Frustrated by Transmats' low output, Jay recorded for kevin Saundersons'
KMS and the Burden Brothers' 430 West, before a combination of hard times
and family commitments led to a return to his home town of Kalamazoo in
1992, for what he himself describes as a period of self retirement from
the business.
But thats only half the story. Back in Kalamazoo, Jay continued to quietly
developed his sound, working with local producers and dj's, and amassing
a stack of tracks, despite the fact that he had no-one to release them.
Late in 1994 jay took the plunge himself and started his own label, Black
Nation, beginning with the "Birth of a Nation" EP (also the title of an
infamous early 20th Century Ku Klux Klan propaganda movie, fact fans)
whjich features tracks by himself and friends like Fanon Flowers, Tony
Ollie, Brett Dance and Chance McDermott and a philospohy to produce "funky,
rhythmic, driving underground grooves for the funk conscious record buyer".

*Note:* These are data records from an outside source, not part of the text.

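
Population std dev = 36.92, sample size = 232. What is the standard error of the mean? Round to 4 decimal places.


SE = sigma / sqrt(n)
sqrt(232) ≈ 15.231546
SE = 36.92 / 15.231546 ≈ 2.423917

2.4239


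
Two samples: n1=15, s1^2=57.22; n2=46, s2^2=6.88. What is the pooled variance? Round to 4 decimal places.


sp^2 = ((n1-1)*s1^2 + (n2-1)*s2^2)/(n1+n2-2)
(n1-1)*s1^2 = 14 * 57.22 = 801.08
(n2-1)*s2^2 = 45 * 6.88 = 309.6
numerator = 801.08 + 309.6 = 1110.68
n1+n2-2 = 59
sp^2 = 1110.68 / 59 = 27767/1475 ≈ 18.825085

18.8251


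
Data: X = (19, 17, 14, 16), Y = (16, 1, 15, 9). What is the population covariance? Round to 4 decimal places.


Cov = (1/n)*sum((xi-xbar)(yi-ybar))
n = 4, xbar = 66/4 = 16.5, ybar = 41/4 = 10.25
sum((xi-xbar)(yi-ybar)) = -1.5
Cov = -1.5 / 4 = -0.375

-0.3750


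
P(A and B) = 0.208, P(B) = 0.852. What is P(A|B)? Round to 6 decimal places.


P(A|B) = P(A and B) / P(B) = 0.208 / 0.852 = 52/213 ≈ 0.24413146

0.244131


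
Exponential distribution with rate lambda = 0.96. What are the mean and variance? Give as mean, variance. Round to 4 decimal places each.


mean = 1/lam, var = 1/lam^2
mean = 1 / 0.96 = 25/24 ≈ 1.041667
lam^2 = 0.96^2 = 0.9216
var = 1 / 0.9216 = 625/576 ≈ 1.085069

1.0417, 1.0851


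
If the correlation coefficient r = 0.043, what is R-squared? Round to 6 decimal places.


R^2 = r^2 = (0.043)^2 = 0.001849

0.001849


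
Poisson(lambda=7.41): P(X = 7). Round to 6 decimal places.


P = e^(-lam) * lam^k / k!
e^(-7.41) ≈ 0.0006051707
lam^k = 7.41^7 ≈ 1226669.185849
k! = 7! = 5040
P = 0.0006051707 * 1226669.185849 / 5040 ≈ 0.147291

0.147291


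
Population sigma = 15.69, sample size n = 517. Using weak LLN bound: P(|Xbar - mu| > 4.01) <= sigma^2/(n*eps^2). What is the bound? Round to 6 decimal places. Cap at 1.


bound = min(1, sigma^2/(n*eps^2))
sigma^2 = 15.69^2 = 246.1761
n*eps^2 = 517 * 4.01^2 = 517 * 16.0801 = 8313.4117
sigma^2/(n*eps^2) = 246.1761 / 8313.4117 ≈ 0.02961192

0.029612


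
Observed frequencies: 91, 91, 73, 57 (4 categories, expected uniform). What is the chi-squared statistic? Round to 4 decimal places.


chi2 = sum((O-E)^2/E), E = total/4
total = 312, E = 312/4 = 78
(91 - 78)^2 / 78 = 169 / 78 = 13/6 ≈ 2.166667
(91 - 78)^2 / 78 = 169 / 78 = 13/6 ≈ 2.166667
(73 - 78)^2 / 78 = 25 / 78 = 25/78 ≈ 0.320513
(57 - 78)^2 / 78 = 441 / 78 = 147/26 ≈ 5.653846
chi2 = 134/13 ≈ 10.307692

10.3077


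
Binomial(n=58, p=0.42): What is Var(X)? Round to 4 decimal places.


Var = n*p*(1-p) = 58 * 0.42 * 0.58 = 14.1288

14.1288


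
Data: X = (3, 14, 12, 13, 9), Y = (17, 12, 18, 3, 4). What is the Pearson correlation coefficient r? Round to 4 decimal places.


r = sum((xi-xbar)(yi-ybar)) / sqrt(sum((xi-xbar)^2) * sum((yi-ybar)^2))
n = 5, xbar = 51/5 = 10.2, ybar = 54/5 = 10.8
Sxy = sum((xi-xbar)(yi-ybar)) = -40.8
Sxx = sum((xi-xbar)^2) = 78.8
Syy = sum((yi-ybar)^2) = 198.8
sqrt(Sxx*Syy) ≈ 125.161655
r = Sxy / sqrt(Sxx*Syy) = -40.8 / 125.161655 ≈ -0.325978

-0.3260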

Black Nation Records has gone on to become one of the best and most consistent
underground labels around.
It would have been all too easy for Jay Denham to have sunk without trace,
just like many of the early chicago producers he was inspired by. Or to
have fallen into the rut of churning out endless formula Detroit tackle,
which it might be argued that many of the Motor Citys' original musicians
are guilty of. But he didn't. Jay Denham is back with a new attitude and
some of the freshest, fiercest grooves around.